WRITING STYLE: 5/5
ENTERTAINMENT QUOTIENT: 4.5/5
nar·co (/ˈnärkō/) – A prefix added to the start of a word to indicate sleep; it has originated from the Greek word nark, meaning numbness.
po·lis (/ˈpōləs/) – A state or a society; originated from the ancient Greek city named polis.
Bombay, which obliterated its own history by changing its name and surgically altering its face, is the hero or heroine of this story – these are the words with which Jeet Thayil begins his debut book Narcopolis and in my opinion, is one of the best opening lines.
The book is about the lives of a few people, bound together by a common passion – Opium, and about Bombay, in a way we have never heard of before.

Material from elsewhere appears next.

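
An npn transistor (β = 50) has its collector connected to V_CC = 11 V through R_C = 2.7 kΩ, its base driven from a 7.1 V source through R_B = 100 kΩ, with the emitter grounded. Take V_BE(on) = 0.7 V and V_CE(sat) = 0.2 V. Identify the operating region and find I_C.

Assume active. Base-emitter loop: I_B = (V_BB − V_BE)/R_B = (7.1 − 0.7)/100 = 0.064 mA.
I_C = β·I_B = 50×0.064 = 3.2 mA.
V_CE = V_CC − I_C·R_C = 11 − 3.2×2.7 = 2.36 V > V_CE(sat), so the active-region assumption holds.

active; I_C ≈ 3.2 mA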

Bombay is stripped off its glamour, riches, beaches, skylines and we are taken to Shuklaji Street, to Rashid’s opium den, and are impelled to see the other side of Bombay.
“I found Bombay and opium, the drug and the city, the city of opium and the drug Bombay.”
The narrator of this story is an opium pipe – a pipe older than life itself.
The story is both simple and complex at the same time; simple because of its unfussy structure and complicated because of its knotty characters – the lives they lead, the dilemmas they face and the contexts that led them into being what they are now – opium addicts.
Narcopolis is a maze of human temperaments, which if grasped, will surely move your heart.
It begins with Dimple, a hijra pipeman at Rashid’s, who is prettier than most women; about how she was castrated before the age of 10 and compelled to become a eunuch; how she was forced to sell her body in order to live; how she was drawn towards opium and the solace it gave her and how she came to become a pipeman at Rashid’s.
We are also told about Mr. Lee, the Chinaman, his childhood in China, his perils during the war, his journey to India and his addiction to opium; about Rashid, the owner of the chandukhana, his journey from being a small-time peddler to becoming an entrepreneur, his addiction to opium and then to heroin; about Rumi, a regular at Rashid’s and his tryst with rehab.
There are many more such characters figuring in the book and all of them share a common premise – they are addicted to opium.
Narcopolis is the journey of Bombay from 1970s to 2000s. Justifying the title, this voyage is detailed in terms of the addictions – first opium, then garad heroin and then cocaine; chandukhanas like Rashid’s then, and now the bars and nightclubs.
The habits have changed, the addictions have changed, even the name has changed, but Bombay, at its heart, is still the same; its citizens are still the same.
This book is a must-have on your bookshelves.
The poetic beauty of Jeet’s writing style is splendid. The detail with which the characters are brought to life, in limited words, is praiseworthy.
I’ve never seen a stronger character build-up. If you need another reason to read this, it was nominated for the Man Booker prize in 2012.